- Crypto exchange Binance walked away from a deal to acquire rival FTX, reports said Wednesday.
- The issues at the exchange founded by Sam Bankman-Fried "are beyond our control or ability to help," Binance said.
Binance stepped away Wednesday from plans to purchase FTX, unable to overcome issues surrounding the rival crypto exchange founded by Sam Bankman-Fried.
"As a result of corporate due diligence, as well as the latest news reports regarding mishandled customer funds and alleged US agency investigations, we have decided that we will not pursue the potential acquisition of FTX.com," Binance said in a statement.
"In the beginning, our hope was to be able to support FTX's customers to provide liquidity, but the issues are beyond our control or ability to help," Binance said.
Coindesk earlier Wednesday reported that Binance was likely to nix the deal after reviewing FTX's internal data and loan commitments.
The developments marked a stunning about-face from just a day earlier.

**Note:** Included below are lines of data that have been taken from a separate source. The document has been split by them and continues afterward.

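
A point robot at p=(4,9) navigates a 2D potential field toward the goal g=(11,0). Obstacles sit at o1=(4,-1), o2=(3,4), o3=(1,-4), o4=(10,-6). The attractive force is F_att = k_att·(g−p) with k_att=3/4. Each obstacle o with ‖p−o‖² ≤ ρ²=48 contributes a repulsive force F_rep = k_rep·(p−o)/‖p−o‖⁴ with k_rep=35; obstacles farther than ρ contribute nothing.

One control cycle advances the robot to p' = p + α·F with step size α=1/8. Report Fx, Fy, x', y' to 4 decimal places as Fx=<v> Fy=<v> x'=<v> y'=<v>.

Fx=5.3018 Fy=-6.4911 x'=4.6627 y'=8.1886

F_att = 3/4·(g−p) = 3/4·(7,-9) = (5.2500,-6.7500)
o1: d²=100 > ρ²=48 → inactive
o2: d²=26 ≤ ρ²=48; F_rep = 35·(1,5)/26² = (0.0518,0.2589)
o3: d²=178 > ρ²=48 → inactive
o4: d²=261 > ρ²=48 → inactive
F = F_att + ΣF_rep = (5.3018,-6.4911)
p' = p + 1/8·F = (4.6627,8.1886)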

Changpeng Zhao, Binance's CEO and co-founder, said Tuesday that FTX asked his company for help amid a "significant liquidity crunch." Binance was performing its due diligence on FTX under a non-binding letter of intent for the purchase, a move taking place less than a year after FTX carried a $32 billion valuation.
Before striking a deal with Binance, FTX had sought help from other large exchanges Coinbase and OKX but it was turned down, according to the Coindesk report.
Cryptocurrency investors are closely watching developments surrounding FTX, the digital assets empire run by Bankman-Fried that's split into FTX, the cryptocurrency exchange, and Alameda Research, a crypto trading firm.
Contagion fears began cropping up last week following reports of heavy exposure to FTX's native token, FTT, on Alameda's balance sheet.
FTT on Wednesday plunged 50% to $2.76, but was off session lows.